A Table Box for Campers
A very useful combination packing box and camp table may be made from a coffee or other large box. If a box with a three-ply top is available, it makes a neat appearance, but this is not essential. A box, 14 in. deep, 20 in. wide, and 29 in. long, outside measurements, is convenient, and is of such a size that a person's knees will pass under it when used as a table.
Saw the box in two on the center line of the narrow way, making two uncovered boxes of the same size and depth. The corners of each box should be well braced on the outside, as shown at A, Fig. 1. The strips B are fastened to the inside of the box to form sockets, C, for the legs.

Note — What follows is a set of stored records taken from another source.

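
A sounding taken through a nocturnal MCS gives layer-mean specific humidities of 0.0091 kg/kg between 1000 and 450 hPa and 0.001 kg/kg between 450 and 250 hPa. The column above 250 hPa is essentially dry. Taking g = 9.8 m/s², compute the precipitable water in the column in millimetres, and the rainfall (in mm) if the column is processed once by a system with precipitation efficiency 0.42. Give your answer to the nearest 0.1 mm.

Precipitable water is the column-integrated vapour mass per unit area: PW = (1/g) Σ q̄ Δp, with q in kg/kg and Δp in Pa (1 kg/m² of water = 1 mm).
Layer 1000–450 hPa: Δp = 550 hPa = 55000 Pa, q̄ = 0.0091 kg/kg → 0.0091 × 55000 / 9.8 = 51.07 mm
Layer 450–250 hPa: Δp = 200 hPa = 20000 Pa, q̄ = 0.001 kg/kg → 0.001 × 20000 / 9.8 = 2.04 mm
PW = 51.07 + 2.04 = 53.11 ≈ 53.1 mm.
Rainfall = ε × PW = 0.42 × 53.1 = 22.3 mm.

PW ≈ 53.1 mm; rainfall ≈ 22.3 mm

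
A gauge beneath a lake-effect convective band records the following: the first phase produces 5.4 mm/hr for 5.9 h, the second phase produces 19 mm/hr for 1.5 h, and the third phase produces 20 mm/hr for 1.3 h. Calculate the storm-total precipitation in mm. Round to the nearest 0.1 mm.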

The strips are 1/2 in. thick, 1-1/4 in. wide, and as long as the box is deep. Four legs, about 12 in. long and of such size as to fit in the sockets, are used for holding the boxes together in transit. Rope handles are fastened in the ends of each box, and also a hook and eye, which are used to lock them together.
To pack the boxes place one half open side up, and insert the legs, as shown in Fig. 2. Then fill it and ex- tend the packing to the level of the leg ends, slip the other half of the box on the legs, and fasten the two with the hooks. If properly roped, such a box will be taken as baggage. Canvas, and other articles which will be removed at once upon arrival in camp, rather than provisions, should be packed in this box, so that it can be converted into a table with the least possible work.
To make one table, or two, of the box, remove the packing legs and insert long legs in the sockets of each section. A set of eight legs, 30 in. long, take up very little space, and can be carried diagonally in the bottom of the box. A piece of oilcloth can be wrapped around them and used later as a cover for the table.
The legs should fit loosely in the sockets to provide for the swelling in damp weather. Ordinarily they can be wedged to make them rigid. The table is shown in Fig. 3.